[Hans Blom, 961007]
(Shannon Williams (961006.1130 CST))
Shannon, this line of yours triggered this response:
BTW- this would mean that learning only occurs when you make a
mistake.
In the PCT approach, this seems to be true. Learning in PCT seems to
be recognized as occurring when a change in one or more (input or
output function) parameter values is seen. As long as no mistakes are
made, there is obviously no need to modify any parameter values. Only
if an error occurs will a change be required.
This is different from the learning paradigm where not only the
parameter value itself, but also its accuracy (standard deviation) is
computed. In this case, learning is usually identified with a
decrease in uncertainty of the parameter(s). And (if there is no
forgetting or resetting), this uncertainty decreases whether the
observation is a "mistake" (negative example) or not (positive
example).
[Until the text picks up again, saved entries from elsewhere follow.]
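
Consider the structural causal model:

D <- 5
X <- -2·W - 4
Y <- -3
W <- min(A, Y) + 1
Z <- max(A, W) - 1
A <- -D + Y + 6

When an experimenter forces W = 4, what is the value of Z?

Intervening sets W = 4 and removes its equation (W <- min(A, Y) + 1).
A = -D + Y + 6  [with D=5, Y=-3]  = -2
Z = max(A, W) - 1  [with A=-2, W=4]  = 3

3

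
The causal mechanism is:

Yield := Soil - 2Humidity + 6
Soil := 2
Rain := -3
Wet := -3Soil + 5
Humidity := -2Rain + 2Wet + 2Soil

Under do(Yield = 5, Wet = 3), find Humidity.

16

Under do(Yield = 5, Wet = 3), each intervened variable's structural equation is replaced by its fixed value.
Humidity = -2Rain + 2Wet + 2Soil  [with Rain=-3, Wet=3, Soil=2]  = 16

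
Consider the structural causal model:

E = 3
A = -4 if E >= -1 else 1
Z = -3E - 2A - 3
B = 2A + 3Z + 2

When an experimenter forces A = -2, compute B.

-26

Under do(A=-2), the mechanism A = -4 if E >= -1 else 1 is discarded; A is fixed at -2.
Z = -3E - 2A - 3  [with E=3, A=-2]  = -8
B = 2A + 3Z + 2  [with A=-2, Z=-8]  = -26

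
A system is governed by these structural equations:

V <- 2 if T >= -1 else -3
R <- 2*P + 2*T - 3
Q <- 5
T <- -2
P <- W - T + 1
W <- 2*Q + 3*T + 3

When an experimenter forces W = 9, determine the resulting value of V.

-3

do(W=9) replaces the equation W <- 2*Q + 3*T + 3 with the constant W = 9.
V is not downstream of the intervention, so its value is determined by the original equations.
V = 2 if T >= -1 else -3  [with T=-2]  = -3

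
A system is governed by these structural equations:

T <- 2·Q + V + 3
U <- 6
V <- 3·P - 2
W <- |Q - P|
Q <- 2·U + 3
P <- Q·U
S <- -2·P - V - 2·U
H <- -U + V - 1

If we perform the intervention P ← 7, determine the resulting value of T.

52

The intervention breaks the incoming arrows to P: P <- Q·U no longer applies, and P = 7.
Q = 2·U + 3  [with U=6]  = 15
V = 3·P - 2  [with P=7]  = 19
T = 2·Q + V + 3  [with Q=15, V=19]  = 52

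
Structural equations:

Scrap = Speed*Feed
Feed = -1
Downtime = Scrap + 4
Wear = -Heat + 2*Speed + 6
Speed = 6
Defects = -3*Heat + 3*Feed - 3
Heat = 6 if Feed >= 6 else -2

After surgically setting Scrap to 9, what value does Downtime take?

13

Intervening sets Scrap = 9 and removes its equation (Scrap = Speed*Feed).
Downtime = Scrap + 4  [with Scrap=9]  = 13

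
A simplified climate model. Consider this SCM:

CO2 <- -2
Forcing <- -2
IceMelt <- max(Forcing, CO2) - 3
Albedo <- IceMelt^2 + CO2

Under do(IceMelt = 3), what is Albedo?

The intervention breaks the incoming arrows to IceMelt: IceMelt <- max(Forcing, CO2) - 3 no longer applies, and IceMelt = 3.
Albedo = IceMelt^2 + CO2  [with IceMelt=3, CO2=-2]  = 7

7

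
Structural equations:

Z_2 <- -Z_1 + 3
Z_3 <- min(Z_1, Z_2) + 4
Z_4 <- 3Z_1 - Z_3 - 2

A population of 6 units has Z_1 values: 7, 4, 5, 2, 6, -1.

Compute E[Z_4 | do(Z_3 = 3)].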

In a positive example, the uncertainty decreases, even
though the parameter value may remain exactly the same. An example of
a converging sequence where the parameter value remains the same:
100+/-50, 100+/-30, 100+/-10, 100+/-5, 100+/-1, ... , 100+/-0.00001
In a negative example (an error occurs), the parameter value will
change, yet the uncertainty will also decrease. An example of a
converging sequence where the parameter value changes:
100+/-50, 80+/-30, 60+/-10, 70+/-5, 75+/-1, ... , 76.5+/-0.00001
Convergence to a final parameter value has been reached when the
uncertainty has become so small that the parameter's value is locked
at a certain fixed value and hence cannot change anymore. If one only
computes the parameter's value and not its accuracy, as in the PCT
scheme of things, one is not able to say anything about convergence.
So what learning "is" seems to depend on the way in which one
represents "knowledge", in- or excluding uncertainty. To me it makes
a lot of sense to be able to tell of a belief (perceptual variable or
"construction") how preliminary it is or how fixed and immutable it
has become.
Greetings,
Hans